Particularly, the work focuses on the contribution of people who migrants to settle at Port Harcourt of River State, as well as the effect of this movement on destination region.

The study was aimed at determining the contribution of migrants at Port Harcourt to the region. A simple (random) sampling technique was used to draw a sample of 400 persons from the population.

The results are based on the findings of the 390 respondents who returned their questionnaire schedules and/or were interviewed.

The descriptive and inferential statistics were used for data analyses. Findings showed that most migrants did not meet their expectation of high income jobs for improved economic statuses.

This situation led them to engage in less attractive and low income jobs. The overriding effect was that migrants’ contribution to development at destination region was also low.


Industrial development is a major contributor to economic growth and poverty reduction the wored over but notably in Asia (Philip, 2002). Industrialized countries have benefited from liberalisation of market for industrial goods, improvements in telecommunications and reduction in transportation cost.

Not all countries have shared in those benefits; however, limited supplies of human capital, poor infrastructure, weak government institutions and unfavourable investment climates hay been key constraints (Albert, 2013).

Normally, industries employ labour in order to produce goods and services that satisfy some basic needs of man.
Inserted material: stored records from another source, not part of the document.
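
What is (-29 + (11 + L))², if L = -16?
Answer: 1156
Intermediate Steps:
(-29 + (11 + L))² = (-29 + (11 - 16))² = (-29 - 5)² = (-34)² = 1156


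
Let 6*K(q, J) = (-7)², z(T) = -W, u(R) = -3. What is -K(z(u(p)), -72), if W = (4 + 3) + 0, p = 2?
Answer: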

Industry according to Ogionwo and Otite (1979), refers to manufacture of commodities or the transforming of raw or intermediate products through mechanical means Girigiri, (1998) refers to industry as the secondary as opposed to the primary sector of productive activities.
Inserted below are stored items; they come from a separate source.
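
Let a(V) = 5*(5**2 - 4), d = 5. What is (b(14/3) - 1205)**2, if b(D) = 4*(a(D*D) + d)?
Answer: 585225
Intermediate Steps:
a(V) = 105 (a(V) = 5*(25 - 4) = 5*21 = 105)
b(D) = 440 (b(D) = 4*(105 + 5) = 4*110 = 440)
(b(14/3) - 1205)**2 = (440 - 1205)**2 = (-765)**2 = 585225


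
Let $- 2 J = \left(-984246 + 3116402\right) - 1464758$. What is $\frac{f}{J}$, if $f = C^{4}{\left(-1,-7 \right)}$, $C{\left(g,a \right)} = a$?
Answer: $- \frac{2401}{333699} \approx -0.0071951$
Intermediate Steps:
$f = 2401$ ($f = \left(-7\right)^{4} = 2401$)
$J = -333699$ ($J = - \frac{\left(-984246 + 3116402\right) - 1464758}{2} = - \frac{2132156 - 1464758}{2} = \left(- \frac{1}{2}\right) 667398 = -333699$)
$\frac{f}{J} = \frac{2401}{-333699} = 2401 \left(- \frac{1}{333699}\right) = - \frac{2401}{333699}$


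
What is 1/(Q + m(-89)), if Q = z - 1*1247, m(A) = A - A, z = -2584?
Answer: -1/3831 ≈ -0.00026103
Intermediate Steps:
m(A) = 0
Q = -3831 (Q = -2584 - 1*1247 = -2584 - 1247 = -3831)
1/(Q + m(-89)) = 1/(-3831 + 0) = 1/(-3831) = -1/3831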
He further defines it as production of goods and services with the aid of some mechanical devices.

Rapid industrialisation is a veritable instrument for economic development as it propels economic growth and quickens the achievement of structural transformation and diversification of the economy.

It plays a crucial role in any economy and is an important strategy to raise the standard of living of the people in any modern economy by enabling a country to utilize fully it’s factor endowments and to depend less on the external sectors, for it’s growth and sustenance (Dauda, 2004).

Dauda further observes that in Nigeria, rapid industrial development is of great importance and is an integral part of development planning. Since the 1960s, a number of industrial development programmes and policies have been implemented.

A great deal has been done to high light different aspects of the industrial development efforts in Nigeria (Adejugbe, 1995).

However, all these efforts have not exerted a significant impact on the different sub-sectors of the industrial economy.

For instance, the industrial manufacturing capacity utilisation declined from 75.4 in the 1975-1979 periods to 56.3 percent during the period of 1980-1985.